Of the nearly 300 students who graduated from the Weldtech program during the five-plus years Ogden has taught there, about 10 percent have left the diving industry. Another 45 percent have "broken out" of their entry-level jobs and are now full-fledged commercial divers and underwater welders.

5 comments:

captain corky said...

What does that job pay an hour, like a 100 bucks or something?

Joshua said...

I'm sure I will not start out at that, but yes. I don't see why I wouldn't be able to make that.

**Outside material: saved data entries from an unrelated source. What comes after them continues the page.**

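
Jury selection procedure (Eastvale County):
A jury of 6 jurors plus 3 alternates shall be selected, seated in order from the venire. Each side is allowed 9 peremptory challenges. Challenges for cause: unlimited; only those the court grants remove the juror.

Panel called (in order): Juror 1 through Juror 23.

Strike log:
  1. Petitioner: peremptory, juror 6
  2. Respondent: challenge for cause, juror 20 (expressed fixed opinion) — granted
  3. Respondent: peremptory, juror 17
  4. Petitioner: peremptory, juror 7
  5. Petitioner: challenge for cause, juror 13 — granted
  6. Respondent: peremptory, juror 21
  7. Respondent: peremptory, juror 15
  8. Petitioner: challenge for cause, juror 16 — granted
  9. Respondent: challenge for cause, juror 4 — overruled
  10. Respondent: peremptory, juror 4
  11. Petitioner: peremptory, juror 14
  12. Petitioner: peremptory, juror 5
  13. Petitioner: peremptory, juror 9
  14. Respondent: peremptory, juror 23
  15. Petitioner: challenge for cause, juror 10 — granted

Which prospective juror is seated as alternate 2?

19

Removed: #4, #5, #6, #7, #9, #10, #13, #14, #15, #16, #17, #20, #21, #23.
Seating in order: seats 1–6 → #1, #2, #3, #8, #11, #12; alternates → #18, #19, #22.
So alternate 2 is #19.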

Oh and working 12 hour days, 5 days a week.

So yeah.

whimsical brainpan said...

That sounds so cool!

Anonymous said...

My husband graduated under Duke Ogden in 1995...he's still working. You do't make 100 an hour...as I was a commercial diver in the gulf of Mexico..we started out tending at 8 or 9 dollars but that was 10 yeas ago you're probably making 12 now? It's not a family orientated job...just FYI. Good luck with school you must be far into it now. Say hi to Duke from Scrawny Ronnie

Joshua said...

Hey. Duke hasn't been at this school for a few years now. Most of the places start ya out at 16 - 16.50.

I just got about 23 weeks left. I can't wait.